Impressions of Starry Nights Festival
As a first timer at the Starry Night Festival held in Yucca Valley by the Andromeda Society, I was taken by way it was presented and the way this little (growing) town on the way to Twenty-Nine Palms welcomed and aided in this event. The event did not have an overwhelming attendance but had very enthusiastic attendees.
The Festival was held in the community center. There was no charge to attend and they had Sandwiches, popcorn, and drinks for sale at very reasonable prices (average One Dollar) and our Wally Pacholka had some of his best prints for sale also. The festival actually began Friday with a formal (not the dress type) greeting followed by a workshop by Wally on how to take astrophotos with simple cameras and equipment, out at a local park (Machris Park) near Black Rock CG of the Joshua Tree National Park. Wally said that he had 25 attendees at his workshop.
We ( Matt Ota and myself) arrived on Saturday morning before the speakers’ presentatations that ran from 1pm to 5pm. Matt set up his LX50 in the courtyard with a Coronado H-alpha scope piggybacked for solar viewing. Speaking of solar viewing, we did the 57-60-10 route to the Twenty-nine Palms turn off. Just outside of Ontario at the Milkan Ave. exit we stopped at the San Antonio Winery… no we did not get wine, the smoke from the fires presented a deep red sun in the sky and provided us a fine naked eye view of the two largest sunspots. Now back to the subject the festival. David Levy was the featured speaker and spoke on his favorite pastime…. Discovering Comets. Before David’s talk a raffle was held with 2 eight-inch F5 dobs being the big prizes. There were numerous dinners given away, a picture by our own Wally Pac., books by David Levy which were autographed by him at the moment and 2 $100 gift certificates donated by Starizona.

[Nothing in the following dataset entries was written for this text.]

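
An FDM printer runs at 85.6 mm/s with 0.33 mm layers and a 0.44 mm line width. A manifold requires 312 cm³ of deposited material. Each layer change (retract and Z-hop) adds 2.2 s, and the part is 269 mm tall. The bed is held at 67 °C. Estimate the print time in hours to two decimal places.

Extrusion cross-section = 0.33 × 0.44, so 0.1452 mm².
Total extruded path = 312000/0.1452 = 2148760.3 mm.
Time extruding: 2148760.3 / 85.6 → 25102.3 s.
Layer count = ceil(269 / 0.33) = 816.
Z-hop total: 816 × 2.2 → 1795.2 s.
Altogether 25102.3 + 1795.2 = 26897.5 s, i.e. 7.47 hours.

7.47 hours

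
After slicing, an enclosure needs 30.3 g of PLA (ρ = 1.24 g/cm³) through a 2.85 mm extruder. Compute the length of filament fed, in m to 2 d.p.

Volume = 30.3 g / 1.24 g·cm⁻³ = 24.4355 cm³ = 24435.5 mm³.
A = π r² = π × 1.425² = 6.3794 mm².
L = V/A = 24435.5/6.3794 = 3830.38 mm → 3.83 m.

3.83 m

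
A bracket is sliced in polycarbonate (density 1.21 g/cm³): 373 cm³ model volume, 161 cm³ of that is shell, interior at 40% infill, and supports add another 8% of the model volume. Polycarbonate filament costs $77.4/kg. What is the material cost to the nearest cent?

$25.81

Infill region = 373 − 161 = 212 cm³.
Infill deposited = 0.40 × 212, so 84.8 cm³.
Support: 0.08 × 373 → 29.84 cm³.
Total extruded = 161 + 84.8 + 29.84 = 275.64 cm³.
Mass = 275.64 × 1.21, so 333.5244 g.
Cost = 333.5244 g / 1000 × $77.4/kg = $25.81.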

The talks given by the preceding presenters covered subjects from Light Pollution to New Age Crystals. Sam Davidson gave a talk titled “Astronomy for Dummies”, Joanne Karl introduced attendees to the relationship between “the Integratron”, a structure designed to be free of the effects of the earth magnetic field and fabled Giant Rock area east of Yucca Valley and Joshua tree and their energies for healing and universal communication. Dr. Gary Peterson presented his “Geological Case for Life on Mars” suggesting that at one time mars had large amounts of water based on his observation of landforms. Between talks attendees came out to look at the sun though the scopes. Being next to the museum and the recreation center many non-attendees also came to look.

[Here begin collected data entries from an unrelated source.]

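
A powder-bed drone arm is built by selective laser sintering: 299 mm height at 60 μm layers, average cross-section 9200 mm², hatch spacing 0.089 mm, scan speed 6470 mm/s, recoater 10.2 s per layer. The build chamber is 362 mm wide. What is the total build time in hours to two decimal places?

Number of layers: 299 / 0.06 → 4984 (rounded up).
Per-layer scan distance: 9200 / 0.089 → 103370.8 mm.
Scan time per layer = 103370.8 / 6470, so 15.9769 s.
Layer cycle = 15.9769 + 10.2, so 26.1769 s.
Build time = 4984 × 26.1769 = 130465.6696 s = 36.24 hours.

36.24 hours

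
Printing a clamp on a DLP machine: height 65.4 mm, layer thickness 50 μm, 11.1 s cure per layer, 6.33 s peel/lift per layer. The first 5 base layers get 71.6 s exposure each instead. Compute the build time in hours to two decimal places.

6.42 hours

Layer count = ceil(65.4 / 0.05) = 1308.
Burn-in layers = 5 × (71.6 + 6.33) = 389.65 s.
Regular layers = 1303 × (11.1 + 6.33), so 22711.29 s.
Total = 389.65 + 22711.29 = 23100.94 s = 6.42 hours.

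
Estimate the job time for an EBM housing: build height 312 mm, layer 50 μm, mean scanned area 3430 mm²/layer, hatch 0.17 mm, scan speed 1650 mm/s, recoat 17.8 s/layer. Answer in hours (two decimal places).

52.05 hours

Number of layers: 312 / 0.05 → 6240 (rounded up).
Scan path per layer = 3430 / 0.17 = 20176.5 mm.
Per-layer scan time: 20176.5 / 1650 → 12.2282 s.
Time per layer: 12.2282 + 17.8 → 30.0282 s.
Total: 6240 × 30.0282 s = 187375.968 s → 52.05 hours.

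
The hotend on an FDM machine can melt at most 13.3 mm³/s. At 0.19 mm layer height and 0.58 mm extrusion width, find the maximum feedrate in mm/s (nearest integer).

Extrusion cross-section: 0.19 × 0.58 → 0.1102 mm².
v_max = Q/A = 13.3/0.1102 = 120.69 mm/s → 121 mm/s.

121 mm/s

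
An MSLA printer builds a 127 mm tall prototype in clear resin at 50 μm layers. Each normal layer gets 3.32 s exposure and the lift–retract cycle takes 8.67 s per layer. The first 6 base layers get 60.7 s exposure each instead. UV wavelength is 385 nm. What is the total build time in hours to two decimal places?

8.56 hours

Layers = ⌈127/0.05⌉ = 2540.
Burn-in layers = 6 × (60.7 + 8.67), so 416.22 s.
Regular layers = 2534 × (3.32 + 8.67), so 30382.66 s.
Sum: 416.22 + 30382.66 = 30798.88 s → 8.56 hours.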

Saturday night was the main star party from 7 to 10 pm held at the same park that Wally held his workshop? The city had a truck at the turn off with flashing lights and someone to direct us to the park. The city also had a series of shuttle buses leaving the community center for the parking at the park was limited. At the park there was about 20 telescopes set of varying sizes and types. Among them was Sandy Bumgarner who designs remote telescope control systems and modifies web cameras and security cameras for astronomical use. He was demonstrating the use of a Mintron security with a 4-48mm video camera lens piggybacked on a Celestron NexStar 5. The aperture of the lens was about 30mm but with the system he could place the Andromeda Galaxy on the TV screen (9 inch B&W set) that about 2” in size and showed stars down to 10th magnitude.
Other scopes which I observed through was a 80mm MegaRez refractor, a homemade 8” Maksutov, 8” Celestron NexStar, 12.5” Discovery Newtonian dob, 12”Meade LX-200GPS, Vixen 125x20 binoculars, some ETX’s ranging from 90mm – 125mm aperture and the treat of the night, the Cave 6” Astrola belonging to David Levy. With the many non-astronomers attending it took on the look and feel of an outreach. The viewing area even being a city park had excellent sky visibility. The city even turned down the lighting along the main highway to reduce any light pollution and provided some plastic sheeting to the chain link fence as a windbreak. The wind at 10-15mph hindered high-powered views of Mars but let up at times so that one could use at least 100X on some deep sky objects. The sky was excellent with 6.5 magnitude skies but the seeing was bad when viewing mars.
With David’s 6” scope that gave the best contrast views I was able to see the veil nebula in Cygnus without a filter. It was a night that I had the opportunity to view many deep sky objects with instruments less than 10 inches in aperture that I had only been able to see using a instrument of 10 inches or greater in size.
With the way the city helps with this small festival and the pleasant hosts, this first timer at the festival will return. For those that did not go, I say you missed a good time and a lot of interesting people.
By the way, the festival occurs each October and while it may not attract large numbers it represents a well cross-section of open minded humans interested in enjoying the stars!